Since the 1970s, the Autism Society has been celebrating National Autism Awareness Month in order to highlight the growing need for concern and awareness about autism. Studies show that about 1 in 88 children in America sits somewhere on the autism spectrum.
Technology has evolved along with our knowledge of this developmental disorder. With the advent of tablets, smartphones and applications, people who have autism now have more options for stretching intellectual capacities and curiosities available to them than ever before.
In the spirit of a good cause and, since this is a technology blog after all, here is the first post of some useful autism apps for the iPad that work on developing all kinds of skills from organization to phonics.
iPrompts ($49.99): This picture-based prompting app is used by special educators, parents and therapists who work with disabilities, including those who have Autism. Complete with picture schedules, a visual countdown timer, an image library and more, this app covers a wide array of life skills and organizational tools that people with autism can learn at their own pace.

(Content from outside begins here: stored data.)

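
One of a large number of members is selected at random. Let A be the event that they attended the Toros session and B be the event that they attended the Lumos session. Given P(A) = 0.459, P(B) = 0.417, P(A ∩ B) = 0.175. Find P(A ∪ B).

0.701

By inclusion–exclusion:
P(A ∪ B) = 0.459 + 0.417 − 0.175 = 0.701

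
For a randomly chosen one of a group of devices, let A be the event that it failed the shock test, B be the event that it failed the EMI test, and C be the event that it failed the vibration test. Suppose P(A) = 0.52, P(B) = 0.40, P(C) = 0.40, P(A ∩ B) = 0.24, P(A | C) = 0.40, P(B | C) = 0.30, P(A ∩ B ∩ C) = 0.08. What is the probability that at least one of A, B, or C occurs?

P(A ∩ C) = P(C)·P(A|C) = 0.40 × 0.40 = 0.16
P(B ∩ C) = P(C)·P(B|C) = 0.40 × 0.30 = 0.12
P(A ∪ B ∪ C) = 0.52 + 0.40 + 0.40 − 0.24 − 0.16 − 0.12 + 0.08 = 0.88

0.88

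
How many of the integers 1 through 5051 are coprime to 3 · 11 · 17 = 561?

2882

⌊5051/3⌋ + ⌊5051/11⌋ + ⌊5051/17⌋ − ⌊5051/33⌋ − ⌊5051/51⌋ − ⌊5051/187⌋ + ⌊5051/561⌋ = 1683 + 459 + 297 − 153 − 99 − 27 + 9 = 2169
5051 − 2169 = 2882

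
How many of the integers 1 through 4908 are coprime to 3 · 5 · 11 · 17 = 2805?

2240

1636 + 981 + 446 + 288 − 327 − 148 − 96 − 89 − 57 − 26 + 29 + 19 + 8 + 5 − 1 = 2668
4908 − 2668 = 2240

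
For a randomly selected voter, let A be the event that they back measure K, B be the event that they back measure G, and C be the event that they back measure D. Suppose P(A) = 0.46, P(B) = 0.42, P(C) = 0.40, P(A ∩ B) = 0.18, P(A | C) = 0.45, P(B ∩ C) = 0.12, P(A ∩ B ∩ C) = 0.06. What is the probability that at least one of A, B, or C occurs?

0.86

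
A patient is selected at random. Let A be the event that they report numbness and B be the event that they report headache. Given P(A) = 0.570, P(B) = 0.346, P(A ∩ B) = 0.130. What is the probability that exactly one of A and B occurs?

0.656

P(exactly one) = 0.570 + 0.346 − 2·0.130 = 0.656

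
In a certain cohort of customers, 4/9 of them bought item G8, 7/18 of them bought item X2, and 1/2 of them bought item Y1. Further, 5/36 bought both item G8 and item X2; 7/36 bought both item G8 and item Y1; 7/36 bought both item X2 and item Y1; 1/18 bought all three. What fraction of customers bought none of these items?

5/36

P(at least one) = 4/9 + 7/18 + 1/2 − 5/36 − 7/36 − 7/36 + 1/18 = 31/36
P(none) = 1 − 31/36 = 5/36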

Turn Taker ($4.99): This app uses visual and/or audio cues to facilitate in turn taking. The app is complete with a simple social story that illustrates and explains appropriate game play.
Tap to Talk (Free): This app turns your iPhone or iPad into an augmentative and alternative communication device with the tap of a button. Just tap a picture and the picture will lead the user to another screen of pictures to make communication easy and fun. This app also has album-making capabilities that allow parents or caregivers to categorize specific pictures to their child’s needs.

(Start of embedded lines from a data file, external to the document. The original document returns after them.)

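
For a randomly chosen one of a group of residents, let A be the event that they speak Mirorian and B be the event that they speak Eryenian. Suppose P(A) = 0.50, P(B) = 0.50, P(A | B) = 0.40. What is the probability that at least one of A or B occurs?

P(A ∩ B) = P(B)·P(A|B) = 0.50 × 0.40 = 0.20
P(A ∪ B) = 0.50 + 0.50 − 0.20 = 0.80

0.80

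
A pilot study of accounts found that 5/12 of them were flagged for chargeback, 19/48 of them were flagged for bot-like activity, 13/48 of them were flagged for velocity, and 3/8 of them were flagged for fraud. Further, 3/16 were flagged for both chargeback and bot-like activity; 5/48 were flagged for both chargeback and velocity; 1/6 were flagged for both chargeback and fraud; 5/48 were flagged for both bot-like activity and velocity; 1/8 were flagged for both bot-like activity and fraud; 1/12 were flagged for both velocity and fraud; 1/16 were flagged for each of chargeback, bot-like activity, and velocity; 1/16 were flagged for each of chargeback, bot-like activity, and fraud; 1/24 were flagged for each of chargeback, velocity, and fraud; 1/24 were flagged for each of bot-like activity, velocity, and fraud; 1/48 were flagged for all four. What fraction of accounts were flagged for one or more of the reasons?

By inclusion–exclusion:
P(≥1) = 5/12 + 19/48 + 13/48 + 3/8 − 3/16 − 5/48 − 1/6 − 5/48 − 1/8 − 1/12 + 1/16 + 1/16 + 1/24 + 1/24 − 1/48 = 7/8

7/8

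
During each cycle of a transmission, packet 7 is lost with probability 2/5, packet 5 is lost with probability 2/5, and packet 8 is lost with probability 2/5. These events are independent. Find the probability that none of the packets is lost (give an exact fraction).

27/125

P(none) = (1 − 2/5) × (1 − 2/5) × (1 − 2/5) = 3/5 × 3/5 × 3/5 = 27/125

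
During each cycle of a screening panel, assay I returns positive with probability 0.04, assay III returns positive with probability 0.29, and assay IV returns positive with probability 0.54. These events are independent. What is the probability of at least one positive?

0.686464

P(none) = (1 − 0.04) × (1 − 0.29) × (1 − 0.54) = 0.96 × 0.71 × 0.46 = 0.313536
P(at least one) = 1 − 0.313536 = 0.686464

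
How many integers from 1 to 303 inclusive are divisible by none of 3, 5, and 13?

149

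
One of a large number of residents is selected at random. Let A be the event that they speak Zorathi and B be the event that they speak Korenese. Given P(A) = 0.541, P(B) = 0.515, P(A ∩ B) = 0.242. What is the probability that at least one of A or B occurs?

P(A ∪ B) = 0.541 + 0.515 − 0.242 = 0.814

0.814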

Pocket Penguins (Free): Spoiler: Cute! This app comes straight from the California Academy of Sciences. The user can watch penguins live as they frolic and swim about their habitat at the academy. Who doesn’t love to watch penguins? This carefree and soothing pastime is fun for anyone.
3D Shape Sorter (Free): This app is excellent for children to practice their categorization and recognition skills. When he or she matches the correct animal with its correct shape, the corresponding sound goes off. For a bit more of a challenge, the user has to rotate the cube in order to find the correct shape.